Par Guillaume Perrault
L’interdiction du port de l’abaya dans les écoles publiques par le ministre de l’Éducation nationale, Gabriel Attal, est blâmée par l’extrême-gauche, qui crie à « l’islamophobie ». Cette accusation, dépourvue de sérieux, obtient pourtant un certain crédit dans une fraction de l’opinion. On mesure à cette occasion combien l’histoire de la France est oubliée. Car ce qu’ont subi les catholiques français entre 1880 et 1914, et en particulier sous le gouvernement d’Émile Combes (1902-1905), devrait inciter les défenseurs de l’abaya à plus de mesure dans l’expression.

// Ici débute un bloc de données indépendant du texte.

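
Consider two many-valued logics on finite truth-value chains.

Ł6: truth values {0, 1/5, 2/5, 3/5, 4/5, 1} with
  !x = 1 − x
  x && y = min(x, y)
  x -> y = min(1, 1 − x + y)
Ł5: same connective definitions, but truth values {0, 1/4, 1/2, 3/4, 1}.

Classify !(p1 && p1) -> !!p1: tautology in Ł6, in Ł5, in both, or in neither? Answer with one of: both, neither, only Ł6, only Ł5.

In Ł6: at p1 = 0 the value is 0 — not a tautology.
In Ł5: at p1 = 0 the value is 0 — not a tautology.

neither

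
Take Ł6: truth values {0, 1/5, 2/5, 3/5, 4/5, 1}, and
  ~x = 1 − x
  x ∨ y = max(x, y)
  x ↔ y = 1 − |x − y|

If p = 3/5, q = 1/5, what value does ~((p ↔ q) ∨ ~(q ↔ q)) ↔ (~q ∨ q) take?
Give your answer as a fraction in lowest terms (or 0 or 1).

p ↔ q = 3/5 ↔ 1/5 = 3/5
q ↔ q = 1/5 ↔ 1/5 = 1
~(q ↔ q) = ~1 = 0
(p ↔ q) ∨ ~(q ↔ q) = 3/5 ∨ 0 = 3/5
~((p ↔ q) ∨ ~(q ↔ q)) = ~3/5 = 2/5
~q = ~1/5 = 4/5
~q ∨ q = 4/5 ∨ 1/5 = 4/5
~((p ↔ q) ∨ ~(q ↔ q)) ↔ (~q ∨ q) = 2/5 ↔ 4/5 = 3/5

3/5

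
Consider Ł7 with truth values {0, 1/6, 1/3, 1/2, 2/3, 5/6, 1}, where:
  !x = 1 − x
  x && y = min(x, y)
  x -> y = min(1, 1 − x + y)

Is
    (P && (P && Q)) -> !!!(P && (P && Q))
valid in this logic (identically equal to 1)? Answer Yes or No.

No

Counterexample: take P = 2/3, Q = 2/3.
P && Q = 2/3 && 2/3 = 2/3
P && (P && Q) = 2/3 && 2/3 = 2/3
!(P && (P && Q)) = !2/3 = 1/3
!!(P && (P && Q)) = !1/3 = 2/3
!!!(P && (P && Q)) = !2/3 = 1/3
(P && (P && Q)) -> !!!(P && (P && Q)) = 2/3 -> 1/3 = 2/3
This gives 2/3 ≠ 1.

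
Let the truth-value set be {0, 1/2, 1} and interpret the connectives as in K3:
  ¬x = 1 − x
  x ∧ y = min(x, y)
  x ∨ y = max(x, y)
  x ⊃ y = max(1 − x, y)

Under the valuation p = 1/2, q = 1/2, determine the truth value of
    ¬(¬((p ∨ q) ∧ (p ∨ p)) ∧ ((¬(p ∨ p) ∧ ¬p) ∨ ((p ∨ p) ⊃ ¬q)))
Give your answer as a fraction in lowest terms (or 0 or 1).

1/2

p ∨ q = 1/2 ∨ 1/2 = 1/2
p ∨ p = 1/2 ∨ 1/2 = 1/2
(p ∨ q) ∧ (p ∨ p) = 1/2 ∧ 1/2 = 1/2
¬((p ∨ q) ∧ (p ∨ p)) = ¬1/2 = 1/2
p ∨ p = 1/2 ∨ 1/2 = 1/2
¬(p ∨ p) = ¬1/2 = 1/2
¬p = ¬1/2 = 1/2
¬(p ∨ p) ∧ ¬p = 1/2 ∧ 1/2 = 1/2
p ∨ p = 1/2 ∨ 1/2 = 1/2
¬q = ¬1/2 = 1/2
(p ∨ p) ⊃ ¬q = 1/2 ⊃ 1/2 = 1/2
(¬(p ∨ p) ∧ ¬p) ∨ ((p ∨ p) ⊃ ¬q) = 1/2 ∨ 1/2 = 1/2
¬((p ∨ q) ∧ (p ∨ p)) ∧ ((¬(p ∨ p) ∧ ¬p) ∨ ((p ∨ p) ⊃ ¬q)) = 1/2 ∧ 1/2 = 1/2
¬(¬((p ∨ q) ∧ (p ∨ p)) ∧ ((¬(p ∨ p) ∧ ¬p) ∨ ((p ∨ p) ⊃ ¬q))) = ¬1/2 = 1/2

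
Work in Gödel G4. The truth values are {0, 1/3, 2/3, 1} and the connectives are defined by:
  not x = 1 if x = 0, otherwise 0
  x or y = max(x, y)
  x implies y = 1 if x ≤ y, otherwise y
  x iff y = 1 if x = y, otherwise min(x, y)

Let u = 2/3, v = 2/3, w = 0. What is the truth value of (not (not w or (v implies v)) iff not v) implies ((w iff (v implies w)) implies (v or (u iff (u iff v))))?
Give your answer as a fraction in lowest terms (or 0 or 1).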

Au début de la IIIe République, les républicains achèvent de prendre le contrôle des pouvoirs publics après l’élection de Jules Grévy à l’Élysée, qui succède au monarchiste Mac-Mahon (1879). Or les républicains vont considérer les catholiques comme des ennemis de l’intérieur. Ceux-ci, certes, étaient souvent des monarchistes de regret, qui avaient soutenu le Second Empire (malgré de fortes tensions liées au concours apporté par Napoléon III à l’unité italienne, qui menaçait l’existence des États Pontificaux). Mais les catholiques étaient aussi, dans leur grande majorité, tout simplement conservateurs et respectueux de la légalité.
À partir de 1879, deux politiques des républicains à l’égard des catholiques doivent être distinguées. La première vise à soustraire la vie publique et sociale à toute influence religieuse. La célèbre loi de décembre 1905 sur la séparation de l’Église et de l’Étatreprésente l’aboutissement de ce dessein. Mais pour atteindre cet objectif, et pour réduire l’influence du catholicisme en France de façon plus générale, les républicains n’ont pas hésité à mettre en œuvre des mesures d’exception portant gravement atteinte aux droits des catholiques en tant que citoyens, et justifiées par un discours de salut public hérité de la Révolution française dans sa période jacobine.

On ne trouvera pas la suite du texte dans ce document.